Baldwin, Stanley (1867–1947)
BALDWIN, STANLEY (1867–1947)
BIBLIOGRAPHYBritish politician and the dominant political figure of the interwar British political scene.
The Conservative Party leader from 1923 to 1937, Baldwin served as British prime minister in 1923, from 1924 to 1929, and from 1935 to 1937. In very marked contrast to the popular support he received upon his retirement as prime minister in May 1937, at the time of his death Baldwin's reputation had been severely tarnished by the "Guilty Men" slur attached to those involved in the "appeasement" of the European dictators in the 1930s.
Baldwin was one of the first British politicians who became a recognizable household figure, both visually and audibly, to the new masselectorate. He skillfully utilized the fledgling media of radio and cinema newsreels to communicate with the increasingly urban electorate. As a consequence, during his fourteen years as Conservative leader he always sustained better relations with the wider electorate than he did with his own party. Baldwin successfully created an illusion of himself among the voters by communicating a sense of "Englishness," provincialism and ordinariness that appealed beyond partisan political lines. Sometimes his appeal for ordinariness backfired, as with the 1929 general election when the campaign slogan of "Safety First" failed to inspire electoral support. As prime minister, Baldwin responded to many of the key crises of the interwar era: the General Strike of 1926 and the abdication crisis of 1936–1937. Although he led his party for fourteen years, his relations with it were strained and he failed to impose his authority and vision upon it. The reason he remained leader for so long was because he chose to, not because his party desired it. At this time there existed no formal rules for disposing of a Conservative Party leader.

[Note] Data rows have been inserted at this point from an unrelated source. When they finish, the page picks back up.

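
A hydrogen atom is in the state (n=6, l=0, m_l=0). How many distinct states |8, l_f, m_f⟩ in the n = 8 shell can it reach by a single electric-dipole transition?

3

E1 requires Δl = ±1, so l_f ∈ {-1, 1}; with 0 ≤ l_f ≤ n_f−1 = 7, the allowed l_f values are {1}.
For l_f = 1: m_f ∈ {m_i−1, m_i, m_i+1} ∩ [−1, 1] = {-1, 0, 1} → 3 states.
Total: 3.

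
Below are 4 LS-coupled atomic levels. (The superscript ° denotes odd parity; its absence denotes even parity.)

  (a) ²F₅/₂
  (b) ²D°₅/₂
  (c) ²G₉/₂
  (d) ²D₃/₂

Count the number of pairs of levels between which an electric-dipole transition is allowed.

2

(a)–(b): allowed.
(a)–(c): forbidden (parity, ΔJ).
(a)–(d): forbidden (parity).
(b)–(c): forbidden (ΔL, ΔJ).
(b)–(d): allowed.
(c)–(d): forbidden (parity, ΔL, ΔJ).
Allowed pairs: 2 of 6.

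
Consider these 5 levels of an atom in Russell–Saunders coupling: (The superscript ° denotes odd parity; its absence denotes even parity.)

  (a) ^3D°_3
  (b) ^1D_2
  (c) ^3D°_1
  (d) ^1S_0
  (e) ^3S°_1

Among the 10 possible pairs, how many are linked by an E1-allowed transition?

0

(a)–(b): forbidden (ΔS).
(a)–(c): forbidden (parity, ΔJ).
(a)–(d): forbidden (ΔS, ΔL, ΔJ).
(a)–(e): forbidden (parity, ΔL, ΔJ).
(b)–(c): forbidden (ΔS).
(b)–(d): forbidden (parity, ΔL, ΔJ).
(b)–(e): forbidden (ΔS, ΔL).
(c)–(d): forbidden (ΔS, ΔL).
(c)–(e): forbidden (parity, ΔL).
(d)–(e): forbidden (ΔS, ΔL).
Allowed pairs: 0 of 10.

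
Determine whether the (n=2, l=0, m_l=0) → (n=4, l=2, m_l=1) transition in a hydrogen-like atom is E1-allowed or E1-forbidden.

forbidden

l: 0 → 2 (Δl = +2). Δl = ±1 fails.
m_l: 0 → 1 (Δm_l = +1). |Δm_l| ≤ 1 ok.
The transition is electric-dipole forbidden.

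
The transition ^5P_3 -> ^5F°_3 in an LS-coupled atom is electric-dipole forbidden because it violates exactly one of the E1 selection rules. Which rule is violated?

Reading off the term symbols: S 2→2, L 1→3, J 3→3, parity even→odd.
Parity must change: even → odd — ok.
ΔS = 0: S: 2 → 2 — ok.
ΔL = 0, ±1 (not L=0↔0): L: 1 → 3, ΔL = +2 — fails.
ΔJ = 0, ±1 (not J=0↔0): J: 3 → 3, ΔJ = +0 — ok.

the ΔL = 0, ±1 rule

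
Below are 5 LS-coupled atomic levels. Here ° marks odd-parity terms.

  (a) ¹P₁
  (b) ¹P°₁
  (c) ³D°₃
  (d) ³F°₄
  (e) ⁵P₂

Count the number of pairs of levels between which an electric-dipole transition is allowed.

(a)–(b): allowed.
(a)–(c): forbidden (ΔS, ΔJ).
(a)–(d): forbidden (ΔS, ΔL, ΔJ).
(a)–(e): forbidden (parity, ΔS).
(b)–(c): forbidden (parity, ΔS, ΔJ).
(b)–(d): forbidden (parity, ΔS, ΔL, ΔJ).
(b)–(e): forbidden (ΔS).
(c)–(d): forbidden (parity).
(c)–(e): forbidden (ΔS).
(d)–(e): forbidden (ΔS, ΔL, ΔJ).
Allowed pairs: 1 of 10.

1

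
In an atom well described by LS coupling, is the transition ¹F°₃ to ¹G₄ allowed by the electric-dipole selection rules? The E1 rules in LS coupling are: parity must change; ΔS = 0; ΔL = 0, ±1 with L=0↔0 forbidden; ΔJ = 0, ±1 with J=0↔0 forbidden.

Initial level: S=0, L=3, J=3, parity odd. Final level: S=0, L=4, J=4, parity even.
Parity must change: odd → even — passes.
ΔS = 0: S: 0 → 0 — passes.
ΔL = 0, ±1 (not L=0↔0): L: 3 → 4, ΔL = +1 — passes.
ΔJ = 0, ±1 (not J=0↔0): J: 3 → 4, ΔJ = +1 — passes.
All four E1 rules are satisfied.

allowed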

After an early period in local Worcestershire politics and involvement with the family business, Baldwin inherited his father's Bewdley House of Commons seat when he ran unopposed in 1908. His early Westminster career suggested little of his potential, but the support of the party leader, Andrew Bonar Law (1858–1923), saw Baldwin climb through the ministerial ranks from 1916 onward. His political break came when he opposed the continuation of the Liberal-Conservative coalition of David Lloyd George (1863–1945) in 1922. His reward was the chancellorship of the exchequer, which gave him vital political exposure.
May 1923, ill health obliged Law to retire as Conservative leader and prime minister and Baldwin was asked to succeed. He foolishly decided to call an unnecessary election over tariff reform that resulted in a short-lived minority Labour government. Baldwin's next administration in 1924–1929 saw the return to the gold standard (April 1925), the Pact of Locarno (December 1925), the General Strike (May 1926), and extensive reforms to local government and social service provision. The General Strike was his high point. He successfully rallied party and middle-class opinion against the strike and forced the collapse of the action within a matter of days. He then encountered difficulties restraining the anti–trade union backlash that many in his party favored, which resulted in the 1927 Trade Disputes Act.

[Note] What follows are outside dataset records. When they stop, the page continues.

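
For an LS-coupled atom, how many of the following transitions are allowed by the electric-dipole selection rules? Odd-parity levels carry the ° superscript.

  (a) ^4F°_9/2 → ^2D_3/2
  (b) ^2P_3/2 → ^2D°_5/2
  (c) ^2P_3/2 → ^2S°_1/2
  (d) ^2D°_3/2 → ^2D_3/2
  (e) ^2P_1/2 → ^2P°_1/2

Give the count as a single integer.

(a) forbidden (ΔS, ΔJ fail)
(b) allowed
(c) allowed
(d) allowed
(e) allowed
Total allowed: 4 of 5.

4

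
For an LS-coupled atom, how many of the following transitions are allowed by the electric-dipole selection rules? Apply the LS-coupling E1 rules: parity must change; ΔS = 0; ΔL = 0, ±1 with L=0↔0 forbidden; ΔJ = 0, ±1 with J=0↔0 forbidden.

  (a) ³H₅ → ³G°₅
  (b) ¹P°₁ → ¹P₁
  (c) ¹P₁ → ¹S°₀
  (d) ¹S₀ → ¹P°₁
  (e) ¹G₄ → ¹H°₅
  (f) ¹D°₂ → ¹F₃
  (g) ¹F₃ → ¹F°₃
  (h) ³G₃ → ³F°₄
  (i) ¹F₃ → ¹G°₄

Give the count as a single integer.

(a) allowed
(b) allowed
(c) allowed
(d) allowed
(e) allowed
(f) allowed
(g) allowed
(h) allowed
(i) allowed
Total allowed: 9 of 9.

9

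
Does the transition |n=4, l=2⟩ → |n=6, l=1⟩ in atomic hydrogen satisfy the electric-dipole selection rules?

Δl = 1 − 2 = -1; the E1 rule Δl = ±1 is satisfied.
All E1 selection rules are satisfied.

allowed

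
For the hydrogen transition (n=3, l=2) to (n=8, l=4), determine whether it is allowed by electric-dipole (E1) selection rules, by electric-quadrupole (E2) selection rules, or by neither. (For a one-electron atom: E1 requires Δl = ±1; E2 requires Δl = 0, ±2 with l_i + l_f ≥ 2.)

E2

Δl = 4 − 2 = +2; l_i + l_f = 6.
E1 (Δl = ±1): not satisfied.
E2 (Δl = 0,±2, l_i+l_f ≥ 2): satisfied.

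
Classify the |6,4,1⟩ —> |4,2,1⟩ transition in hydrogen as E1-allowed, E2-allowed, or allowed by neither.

E2

Δl = 2 − 4 = -2; l_i + l_f = 6.
Δm_l = +0.
E1 (Δl = ±1, |Δm_l| ≤ 1): not satisfied.
E2 (Δl = 0,±2, l_i+l_f ≥ 2, |Δm_l| ≤ 2): satisfied.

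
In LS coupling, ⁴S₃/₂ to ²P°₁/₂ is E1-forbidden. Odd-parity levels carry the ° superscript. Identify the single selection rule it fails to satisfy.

the ΔS = 0 rule

Parity must change: even → odd — passes.
ΔS = 0: S: 3/2 → 1/2 — fails.
ΔL = 0, ±1 (not L=0↔0): L: 0 → 1, ΔL = +1 — passes.
ΔJ = 0, ±1 (not J=0↔0): J: 3/2 → 1/2, ΔJ = -1 — passes.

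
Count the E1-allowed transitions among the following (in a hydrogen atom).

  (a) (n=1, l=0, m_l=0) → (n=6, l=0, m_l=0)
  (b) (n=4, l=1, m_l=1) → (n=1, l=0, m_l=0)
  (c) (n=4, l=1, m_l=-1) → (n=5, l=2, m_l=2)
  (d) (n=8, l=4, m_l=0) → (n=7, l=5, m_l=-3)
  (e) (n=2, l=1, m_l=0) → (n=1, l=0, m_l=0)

(a) forbidden — Δl = +0 (E1 requires Δl = ±1)
(b) allowed
(c) forbidden — Δm_l = +3 (E1 requires Δm_l = 0, ±1)
(d) forbidden — Δm_l = -3 (E1 requires Δm_l = 0, ±1)
(e) allowed
Total allowed: 2 of 5.

2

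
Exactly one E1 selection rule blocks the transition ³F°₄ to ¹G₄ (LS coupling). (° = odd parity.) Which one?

the ΔS = 0 rule

ΔS = 0: S: 1 → 0 — ✗.
ΔL = 0, ±1 (not L=0↔0): L: 3 → 4, ΔL = +1 — ✓.
Parity must change: odd → even — ✓.
ΔJ = 0, ±1 (not J=0↔0): J: 4 → 4, ΔJ = +0 — ✓.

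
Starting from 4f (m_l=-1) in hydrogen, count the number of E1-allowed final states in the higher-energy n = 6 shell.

6

E1 requires Δl = ±1, so l_f ∈ {2, 4}; with 0 ≤ l_f ≤ n_f−1 = 5, the allowed l_f values are {2, 4}.
For l_f = 2: m_f ∈ {m_i−1, m_i, m_i+1} ∩ [−2, 2] = {-2, -1, 0} → 3 states.
For l_f = 4: m_f ∈ {m_i−1, m_i, m_i+1} ∩ [−4, 4] = {-2, -1, 0} → 3 states.
Total: 6.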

Returned to the opposition position in 1929, Baldwin found his leadership under attack from those who favored tariff reform and who were opposed to self-government for India. Stirring the attacks were the newspaper empires of William Maxwell Aitken, 1st Baron Beaverbrook (1879–1964), and Viscount Edmund Cecil Harmsworth Rothermere (1898–1978). The political-economic crisis of 1931 led to the creation of the National Government. Baldwin sensed it provided an opportunity to exclude Lloyd George and might offer a vehicle for more centrist politics. Willingly he took a subordinate position as lord president under the prime ministership of ex-Labour leader James Ramsay MacDonald (1866–1937).
Baldwin once more became prime minister in June 1935, but virtual civil war among the Conservative Party members over the 1935 India bill again threatened his leadership. The turmoil was initially quelled by the November 1935 general election that enabled Baldwin to secure a mandate for the National Government to commence rearmament. Foreign policy, though, largely dominated this period as various crises—such as the German remilitarization of the Rhineland (March 1936)—again questioned his abilities as leader. Baldwin would most likely have chosen to retire in late 1936 had not the abdication crisis, over the desire of Edward VIII (1894–1972) to marry American divorcee Wallis Simpson (1896–1986), delayed his decision. Many considered Baldwin's handling of this crisis to be his greatest political achievement. He retired to the House of Lords as Lord Bewdley in May 1937. Neville Chamberlain (1869–1940) replaced him as prime minister. Baldwin was a political enigma, who successfully engaged with the middle class but who failed to win the devotion of his political party.
See alsoAppeasement; Chamberlain, Neville.
BIBLIOGRAPHY
Ball, Stuart. Baldwin and the Conservative Party: The Crisis of 1929–1931. New Haven, Conn., 1988.
Middlemas, Keith, and John Barnes. Baldwin: A Biography. London, 1969.
Williamson, Phillip. Stanley Baldwin: Conservative Leadership and National Values. Cambridge, U.K., 1999.